Against that backdrop, the idea that Gordon Brown can somehow try to turn round this situation by carrying out a reshuffle seems preposterous enough. The idea that he can turn it around by dint of replacing Alistair Darling as Chancellor with, of all people, Ed Balls, seems to me to be taking fantasy politics to fresh heights of absurdity.
I can't say I'm hugely surprised that Jacqui Smith has decided to disrupt all Gordon's careful plotting by staging a pre-emptive resignation. I predicted a couple of months back that she would fall on her sword and so she has, perhaps mindful of the much bigger battle she has on her hands in Redditch.
What I find more interesting is that as eminent an observer as Michael White does not believe there is an obvious successor to Ms Smith in sight. What, I ask you, about John Denham and Hilary Benn, both of whom have served as ministers of state at the Home Office as well as in other Cabinet roles?

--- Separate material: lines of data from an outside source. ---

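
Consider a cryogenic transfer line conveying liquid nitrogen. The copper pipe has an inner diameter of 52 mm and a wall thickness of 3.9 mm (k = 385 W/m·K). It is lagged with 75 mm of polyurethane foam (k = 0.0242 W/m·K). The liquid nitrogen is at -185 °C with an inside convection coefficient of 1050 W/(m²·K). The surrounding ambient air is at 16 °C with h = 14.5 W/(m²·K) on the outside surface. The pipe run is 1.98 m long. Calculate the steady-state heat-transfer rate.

Radial resistances (cylindrical: R_cond = ln(r_o/r_i)/(2πkL), R_conv = 1/(h·2πrL)):
R_inner film = 1/(h_i·2πr₁L) = 1/(1050×2π×0.026×1.98) = 0.002944 K/W
R_copper pipe wall = ln(29.9/26)/(2π×385×1.98) = 2.918×10^-5 K/W
R_polyurethane foam = ln(104.9/29.9)/(2π×0.0242×1.98) = 4.169 K/W
R_outer film = 1/(h_o·2πr_oL) = 1/(14.5×2π×0.1049×1.98) = 0.05285 K/W
R_total = 4.225 K/W
Q = ΔT/R_total = 201/4.225

Q ≈ 47.6 W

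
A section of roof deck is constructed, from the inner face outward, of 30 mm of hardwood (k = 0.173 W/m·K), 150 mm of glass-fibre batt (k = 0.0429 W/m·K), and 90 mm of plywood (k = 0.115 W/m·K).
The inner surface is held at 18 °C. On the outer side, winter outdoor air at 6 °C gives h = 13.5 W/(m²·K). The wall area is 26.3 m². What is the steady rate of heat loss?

Using the resistance-network approach (series):
R_hardwood = L/(kA) = 0.03/(0.173×26.3) = 0.006594 K/W
R_glass-fibre batt = L/(kA) = 0.15/(0.0429×26.3) = 0.1329 K/W
R_plywood = L/(kA) = 0.09/(0.115×26.3) = 0.02976 K/W
R_outer film = 1/(h_o·A) = 1/(13.5×26.3) = 0.002817 K/W
R_total = 0.1721 K/W
Q = ΔT / R_total = 12 / 0.1721

Q ≈ 69.7 W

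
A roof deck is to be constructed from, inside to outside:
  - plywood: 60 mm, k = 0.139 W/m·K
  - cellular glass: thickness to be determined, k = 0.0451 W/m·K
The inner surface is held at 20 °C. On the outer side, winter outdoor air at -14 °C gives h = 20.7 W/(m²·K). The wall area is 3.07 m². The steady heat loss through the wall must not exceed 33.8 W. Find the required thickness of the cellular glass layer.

L ≈ 118 mm

Treating each layer as a thermal resistance in series:
R_plywood = L/(kA) = 0.06/(0.139×3.07) = 0.1406 K/W
R_outer film = 1/(h_o·A) = 1/(20.7×3.07) = 0.01574 K/W
Sum of the known resistances R_other = 0.1563 K/W
Required total resistance R_tot = ΔT/Q_allow = 34/33.8 = 1.006 K/W
R_cellular glass = R_tot − R_other = 0.8496 K/W
L = R·k·A = 0.8496×0.0451×3.07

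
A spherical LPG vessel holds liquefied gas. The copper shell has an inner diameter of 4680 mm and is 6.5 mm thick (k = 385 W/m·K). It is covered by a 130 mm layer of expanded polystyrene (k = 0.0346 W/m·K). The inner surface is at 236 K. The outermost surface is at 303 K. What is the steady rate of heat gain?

Radial (spherical) resistances in series:
R_copper shell = (1/2.34 − 1/2.3465)/(4π×385) = 2.447×10^-7 K/W
R_expanded polystyrene = (1/2.3465 − 1/2.4765)/(4π×0.0346) = 0.05145 K/W
R_total = 0.05145 K/W
Q = ΔT/R_total = 67/0.05145

Q ≈ 1300 W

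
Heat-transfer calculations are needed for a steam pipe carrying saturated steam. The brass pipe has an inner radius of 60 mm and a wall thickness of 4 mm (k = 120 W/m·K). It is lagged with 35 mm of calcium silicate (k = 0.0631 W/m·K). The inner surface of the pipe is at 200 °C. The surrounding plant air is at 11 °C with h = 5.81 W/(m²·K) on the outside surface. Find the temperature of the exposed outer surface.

Per-layer cylindrical resistances, series-summed:
R_brass pipe wall = ln(64/60)/(2π×120×1) = 8.56×10^-5 K/W
R_calcium silicate = ln(99/64)/(2π×0.0631×1) = 1.1 K/W
R_outer film = 1/(h_o·2πr_oL) = 1/(5.81×2π×0.099×1) = 0.2767 K/W
R_total = 1.377 K/W
Q = ΔT/R_total = 189/1.377
Q = 137 W/m
T_interface = T_inner − Q·ΣR(inner→interface) = 200 − 137×1.1

T ≈ 49 °C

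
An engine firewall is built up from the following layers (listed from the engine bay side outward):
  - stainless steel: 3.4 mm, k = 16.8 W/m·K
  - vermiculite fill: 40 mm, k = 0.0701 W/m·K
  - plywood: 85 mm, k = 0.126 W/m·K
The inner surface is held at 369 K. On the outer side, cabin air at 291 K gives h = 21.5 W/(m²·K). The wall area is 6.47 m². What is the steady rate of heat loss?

Model the wall as resistances in series:
R_stainless steel = L/(kA) = 0.0034/(16.8×6.47) = 3.128×10^-5 K/W
R_vermiculite fill = L/(kA) = 0.04/(0.0701×6.47) = 0.08819 K/W
R_plywood = L/(kA) = 0.085/(0.126×6.47) = 0.1043 K/W
R_outer film = 1/(h_o·A) = 1/(21.5×6.47) = 0.007189 K/W
R_total = 0.1997 K/W
Q = ΔT / R_total = 78 / 0.1997

Q ≈ 391 W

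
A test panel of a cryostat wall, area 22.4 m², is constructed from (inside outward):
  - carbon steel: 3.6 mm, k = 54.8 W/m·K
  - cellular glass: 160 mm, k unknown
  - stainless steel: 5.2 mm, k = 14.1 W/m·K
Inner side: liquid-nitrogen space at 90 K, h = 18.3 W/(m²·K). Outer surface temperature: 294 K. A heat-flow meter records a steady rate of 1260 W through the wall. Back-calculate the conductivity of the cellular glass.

Thermal resistances in series:
R_inner film = 1/(h_i·A) = 1/(18.3×22.4) = 0.00244 K/W
R_carbon steel = L/(kA) = 0.0036/(54.8×22.4) = 2.933×10^-6 K/W
R_stainless steel = L/(kA) = 0.0052/(14.1×22.4) = 1.646×10^-5 K/W
Sum of known resistances R_other = 0.002459 K/W
Total R = ΔT/Q = 204/1260 = 0.1619 K/W
R_cellular glass = R_total − R_other = 0.1594 K/W
k = L/(R·A) = 0.16/(0.1594×22.4)

k ≈ 0.0448 W/(m·K)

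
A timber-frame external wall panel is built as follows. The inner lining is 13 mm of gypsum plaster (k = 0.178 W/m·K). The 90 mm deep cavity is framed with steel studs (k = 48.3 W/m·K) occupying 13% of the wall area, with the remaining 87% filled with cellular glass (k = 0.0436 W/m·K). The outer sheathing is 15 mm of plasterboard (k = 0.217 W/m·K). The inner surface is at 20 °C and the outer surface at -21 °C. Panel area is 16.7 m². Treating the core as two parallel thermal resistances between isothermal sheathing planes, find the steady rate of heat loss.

Q ≈ 4380 W

Sheathing layers in series; stud and cavity paths in parallel between them.
R_inner = 0.013/(0.178×16.7) = 0.004373 K/W
R_stud  = 0.09/(48.3×0.13×16.7) = 8.583×10^-4 K/W
R_cav   = 0.09/(0.0436×0.87×16.7) = 0.1421 K/W
1/R_core = 1/R_stud + 1/R_cav → R_core = 8.531×10^-4 K/W
R_outer = 0.015/(0.217×16.7) = 0.004139 K/W
R_total = 0.009366 K/W
Q = ΔT/R_total = 41/0.009366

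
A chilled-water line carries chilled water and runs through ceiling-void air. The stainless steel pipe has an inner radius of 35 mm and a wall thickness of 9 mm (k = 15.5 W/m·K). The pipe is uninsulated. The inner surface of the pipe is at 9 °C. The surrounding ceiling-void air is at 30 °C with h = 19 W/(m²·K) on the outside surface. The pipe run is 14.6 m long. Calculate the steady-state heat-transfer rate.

Treating each annulus and film as a series resistance:
R_stainless steel pipe wall = ln(44/35)/(2π×15.5×14.6) = 1.609×10^-4 K/W
R_outer film = 1/(h_o·2πr_oL) = 1/(19×2π×0.044×14.6) = 0.01304 K/W
R_total = 0.0132 K/W
Q = ΔT/R_total = 21/0.0132

Q ≈ 1590 W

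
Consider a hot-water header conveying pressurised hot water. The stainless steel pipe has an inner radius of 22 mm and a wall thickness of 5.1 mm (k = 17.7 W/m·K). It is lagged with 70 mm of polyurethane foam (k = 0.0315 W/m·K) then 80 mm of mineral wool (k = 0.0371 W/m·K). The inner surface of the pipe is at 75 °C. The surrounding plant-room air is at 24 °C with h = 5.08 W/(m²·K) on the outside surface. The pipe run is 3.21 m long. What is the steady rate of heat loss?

Radial resistances (cylindrical: R_cond = ln(r_o/r_i)/(2πkL), R_conv = 1/(h·2πrL)):
R_stainless steel pipe wall = ln(27.1/22)/(2π×17.7×3.21) = 5.84×10^-4 K/W
R_polyurethane foam = ln(97.1/27.1)/(2π×0.0315×3.21) = 2.009 K/W
R_mineral wool = ln(177.1/97.1)/(2π×0.0371×3.21) = 0.8031 K/W
R_outer film = 1/(h_o·2πr_oL) = 1/(5.08×2π×0.1771×3.21) = 0.05511 K/W
R_total = 2.868 K/W
Q = ΔT/R_total = 51/2.868

Q ≈ 17.8 W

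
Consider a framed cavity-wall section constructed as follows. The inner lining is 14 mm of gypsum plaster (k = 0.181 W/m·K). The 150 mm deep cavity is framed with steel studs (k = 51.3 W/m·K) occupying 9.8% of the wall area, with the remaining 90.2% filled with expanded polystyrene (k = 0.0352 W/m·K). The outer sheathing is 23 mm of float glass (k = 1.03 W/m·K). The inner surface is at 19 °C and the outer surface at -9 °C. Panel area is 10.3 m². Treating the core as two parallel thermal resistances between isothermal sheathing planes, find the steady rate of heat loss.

Q ≈ 2230 W

Sheathing layers in series; stud and cavity paths in parallel between them.
R_inner = 0.014/(0.181×10.3) = 0.00751 K/W
R_stud  = 0.15/(51.3×0.098×10.3) = 0.002897 K/W
R_cav   = 0.15/(0.0352×0.902×10.3) = 0.4587 K/W
1/R_core = 1/R_stud + 1/R_cav → R_core = 0.002879 K/W
R_outer = 0.023/(1.03×10.3) = 0.002168 K/W
R_total = 0.01256 K/W
Q = ΔT/R_total = 28/0.01256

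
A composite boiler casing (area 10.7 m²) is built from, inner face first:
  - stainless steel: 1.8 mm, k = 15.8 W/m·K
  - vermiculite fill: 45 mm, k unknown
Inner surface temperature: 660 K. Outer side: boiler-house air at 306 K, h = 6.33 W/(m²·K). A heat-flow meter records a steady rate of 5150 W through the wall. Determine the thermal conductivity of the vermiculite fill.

k ≈ 0.0779 W/(m·K)

Using the resistance-network approach (series):
R_stainless steel = L/(kA) = 0.0018/(15.8×10.7) = 1.065×10^-5 K/W
R_outer film = 1/(h_o·A) = 1/(6.33×10.7) = 0.01476 K/W
Sum of known resistances R_other = 0.01477 K/W
Total R = ΔT/Q = 354/5150 = 0.06874 K/W
R_vermiculite fill = R_total − R_other = 0.05396 K/W
k = L/(R·A) = 0.045/(0.05396×10.7)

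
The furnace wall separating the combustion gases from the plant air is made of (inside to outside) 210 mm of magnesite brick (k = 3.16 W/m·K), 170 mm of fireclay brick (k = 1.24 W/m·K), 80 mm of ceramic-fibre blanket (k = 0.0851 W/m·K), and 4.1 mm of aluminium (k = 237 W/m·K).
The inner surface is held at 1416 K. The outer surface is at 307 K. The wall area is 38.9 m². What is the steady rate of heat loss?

Treating each layer as a thermal resistance in series:
R_magnesite brick = L/(kA) = 0.21/(3.16×38.9) = 0.001708 K/W
R_fireclay brick = L/(kA) = 0.17/(1.24×38.9) = 0.003524 K/W
R_ceramic-fibre blanket = L/(kA) = 0.08/(0.0851×38.9) = 0.02417 K/W
R_aluminium = L/(kA) = 0.0041/(237×38.9) = 4.447×10^-7 K/W
R_total = 0.0294 K/W
Q = ΔT / R_total = 1109 / 0.0294

Q ≈ 37700 W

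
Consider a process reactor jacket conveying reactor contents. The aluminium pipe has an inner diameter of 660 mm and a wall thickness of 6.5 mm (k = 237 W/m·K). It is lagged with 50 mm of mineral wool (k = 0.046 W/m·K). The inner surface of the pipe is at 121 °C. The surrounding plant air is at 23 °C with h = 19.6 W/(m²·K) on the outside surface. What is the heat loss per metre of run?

For a radial system each layer contributes R = ln(r_out/r_in)/(2πkL); films add R = 1/(hA).
R_aluminium pipe wall = ln(336.5/330)/(2π×237×1) = 1.31×10^-5 K/W
R_mineral wool = ln(386.5/336.5)/(2π×0.046×1) = 0.4793 K/W
R_outer film = 1/(h_o·2πr_oL) = 1/(19.6×2π×0.3865×1) = 0.02101 K/W
R_total = 0.5003 K/W
Q = ΔT/R_total = 98/0.5003

q′ ≈ 196 W/m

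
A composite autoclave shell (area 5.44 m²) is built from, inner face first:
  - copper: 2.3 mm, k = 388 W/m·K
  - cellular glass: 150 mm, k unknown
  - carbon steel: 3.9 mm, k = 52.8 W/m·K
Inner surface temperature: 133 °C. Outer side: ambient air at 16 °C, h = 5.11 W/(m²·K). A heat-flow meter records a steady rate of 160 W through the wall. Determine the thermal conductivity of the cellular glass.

Using the resistance-network approach (series):
R_copper = L/(kA) = 0.0023/(388×5.44) = 1.09×10^-6 K/W
R_carbon steel = L/(kA) = 0.0039/(52.8×5.44) = 1.358×10^-5 K/W
R_outer film = 1/(h_o·A) = 1/(5.11×5.44) = 0.03597 K/W
Sum of known resistances R_other = 0.03599 K/W
Total R = ΔT/Q = 117/160 = 0.7312 K/W
R_cellular glass = R_total − R_other = 0.6953 K/W
k = L/(R·A) = 0.15/(0.6953×5.44)

k ≈ 0.0397 W/(m·K)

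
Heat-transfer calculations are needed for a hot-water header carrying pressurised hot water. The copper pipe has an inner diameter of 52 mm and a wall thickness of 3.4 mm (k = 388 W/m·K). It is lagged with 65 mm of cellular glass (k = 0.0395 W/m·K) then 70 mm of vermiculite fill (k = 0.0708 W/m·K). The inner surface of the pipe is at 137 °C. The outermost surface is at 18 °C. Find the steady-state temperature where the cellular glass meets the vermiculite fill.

T ≈ 43 °C

Per-layer cylindrical resistances, series-summed:
R_copper pipe wall = ln(29.4/26)/(2π×388×1) = 5.041×10^-5 K/W
R_cellular glass = ln(94.4/29.4)/(2π×0.0395×1) = 4.7 K/W
R_vermiculite fill = ln(164.4/94.4)/(2π×0.0708×1) = 1.247 K/W
R_total = 5.947 K/W
Q = ΔT/R_total = 119/5.947
Q = 20 W/m
T_interface = T_inner − Q·ΣR(inner→interface) = 137 − 20×4.7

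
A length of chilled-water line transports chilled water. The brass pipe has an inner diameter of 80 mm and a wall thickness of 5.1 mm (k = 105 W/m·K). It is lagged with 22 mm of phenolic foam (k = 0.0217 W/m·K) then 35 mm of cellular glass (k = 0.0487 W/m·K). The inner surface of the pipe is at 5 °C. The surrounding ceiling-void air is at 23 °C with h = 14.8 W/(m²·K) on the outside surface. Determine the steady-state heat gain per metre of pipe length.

q′ ≈ 4.1 W/m

Per-layer cylindrical resistances, series-summed:
R_brass pipe wall = ln(45.1/40)/(2π×105×1) = 1.819×10^-4 K/W
R_phenolic foam = ln(67.1/45.1)/(2π×0.0217×1) = 2.914 K/W
R_cellular glass = ln(102.1/67.1)/(2π×0.0487×1) = 1.372 K/W
R_outer film = 1/(h_o·2πr_oL) = 1/(14.8×2π×0.1021×1) = 0.1053 K/W
R_total = 4.391 K/W
Q = ΔT/R_total = 18/4.391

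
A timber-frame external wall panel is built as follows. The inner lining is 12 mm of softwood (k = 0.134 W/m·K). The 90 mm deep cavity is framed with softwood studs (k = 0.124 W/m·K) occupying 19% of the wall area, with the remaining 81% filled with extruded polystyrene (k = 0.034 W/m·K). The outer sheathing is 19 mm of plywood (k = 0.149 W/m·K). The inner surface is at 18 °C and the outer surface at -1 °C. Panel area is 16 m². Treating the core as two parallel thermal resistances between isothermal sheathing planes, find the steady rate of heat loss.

Q ≈ 154 W

Sheathing layers in series; stud and cavity paths in parallel between them.
R_inner = 0.012/(0.134×16) = 0.005597 K/W
R_stud  = 0.09/(0.124×0.19×16) = 0.2388 K/W
R_cav   = 0.09/(0.034×0.81×16) = 0.2042 K/W
1/R_core = 1/R_stud + 1/R_cav → R_core = 0.1101 K/W
R_outer = 0.019/(0.149×16) = 0.00797 K/W
R_total = 0.1236 K/W
Q = ΔT/R_total = 19/0.1236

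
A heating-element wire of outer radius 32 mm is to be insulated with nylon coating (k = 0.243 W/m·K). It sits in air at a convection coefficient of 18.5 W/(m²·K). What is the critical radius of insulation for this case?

For a cylinder r_cr = k/h = 0.243/18.5
r_cr = 13.1 mm; since the bare radius (32 mm) is above r_cr, any added insulation will reduce heat loss.

r_cr ≈ 13.1 mm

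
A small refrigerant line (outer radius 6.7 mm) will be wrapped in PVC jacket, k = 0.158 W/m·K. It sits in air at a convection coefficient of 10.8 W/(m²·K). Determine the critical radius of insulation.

For a cylinder r_cr = k/h = 0.158/10.8
r_cr = 14.6 mm; since the bare radius (6.7 mm) is below r_cr, adding a thin layer of insulation will *increase* heat loss.

r_cr ≈ 14.6 mm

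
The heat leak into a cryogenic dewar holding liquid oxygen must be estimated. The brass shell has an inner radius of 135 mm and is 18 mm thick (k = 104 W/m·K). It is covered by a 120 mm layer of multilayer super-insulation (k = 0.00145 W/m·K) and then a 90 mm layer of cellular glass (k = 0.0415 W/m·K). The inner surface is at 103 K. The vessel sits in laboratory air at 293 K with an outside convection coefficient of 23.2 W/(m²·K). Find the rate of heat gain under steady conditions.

Spherical conduction: R = (1/r_in − 1/r_out)/(4πk) per layer; series-sum.
R_brass shell = (1/0.135 − 1/0.153)/(4π×104) = 6.668×10^-4 K/W
R_multilayer super-insulation = (1/0.153 − 1/0.273)/(4π×0.00145) = 157.7 K/W
R_cellular glass = (1/0.273 − 1/0.363)/(4π×0.0415) = 1.741 K/W
R_outer film = 1/(h·4πr_o²) = 1/(23.2×4π×0.363²) = 0.02603 K/W
R_total = 159.4 K/W
Q = ΔT/R_total = 190/159.4

Q ≈ 1.19 W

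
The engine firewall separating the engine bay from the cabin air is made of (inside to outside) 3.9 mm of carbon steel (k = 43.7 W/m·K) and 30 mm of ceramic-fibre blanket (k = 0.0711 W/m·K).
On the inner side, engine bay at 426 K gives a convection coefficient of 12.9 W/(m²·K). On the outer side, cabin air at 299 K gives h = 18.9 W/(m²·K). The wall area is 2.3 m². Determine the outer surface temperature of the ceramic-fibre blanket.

Using the resistance-network approach (series):
R_inner film = 1/(h_i·A) = 1/(12.9×2.3) = 0.0337 K/W
R_carbon steel = L/(kA) = 0.0039/(43.7×2.3) = 3.88×10^-5 K/W
R_ceramic-fibre blanket = L/(kA) = 0.03/(0.0711×2.3) = 0.1835 K/W
R_outer film = 1/(h_o·A) = 1/(18.9×2.3) = 0.023 K/W
R_total = 0.2402 K/W;  Q = ΔT/R_total = 127/0.2402 = 528.7 W
T_interface = T_inner − Q·ΣR(inner→interface) = 426 − 529×0.2172

T ≈ 311 K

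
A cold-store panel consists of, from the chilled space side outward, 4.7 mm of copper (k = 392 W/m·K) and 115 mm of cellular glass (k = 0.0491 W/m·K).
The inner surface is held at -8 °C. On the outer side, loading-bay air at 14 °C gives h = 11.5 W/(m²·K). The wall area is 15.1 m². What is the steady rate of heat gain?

Series thermal resistances:
R_copper = L/(kA) = 0.0047/(392×15.1) = 7.94×10^-7 K/W
R_cellular glass = L/(kA) = 0.115/(0.0491×15.1) = 0.1551 K/W
R_outer film = 1/(h_o·A) = 1/(11.5×15.1) = 0.005759 K/W
R_total = 0.1609 K/W
Q = ΔT / R_total = 22 / 0.1609

Q ≈ 137 W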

Well, having posed the question, I'll do my best to answer it. Neither Denham nor Benn has much of a power base in the party. Neither are identified as "Brownites" or "Blairites." Neither has a clutch of influential lobby correspondents continuously writing up their chances of preferment as, for instance, Alan Milburn still has, four years after he last quit the Cabinet.
There is, therefore, neither tactical advantage nor short-term headlines to be gained in promoting either of them to the Home Office, as there would be for instance if he brought back Milburn, or David Blunkett, or still worse, used the department as a dumping ground for another senior minister (Darling, D Miliband) displaced from elsewhere. And of course, tactical advantage and short-term headlines are what the Brown government is now all about.
Jacqui Smith's original (over)promotion to the Home Office in 2007, ahead of a number of more experienced and able ministers, is itself a case in point. It was not done on merit, but as part of carefully-worked "deal" between Gordon Brown and Tony Blair to give Brown a clear run at the leadership in return for big promotions for Blair's favourites, David Miliband being another beneficiary.
The Guardian surerly had it right in its editorial yesterday. "Whatever Cabinet reshuffles are for, good governance has little to do with it."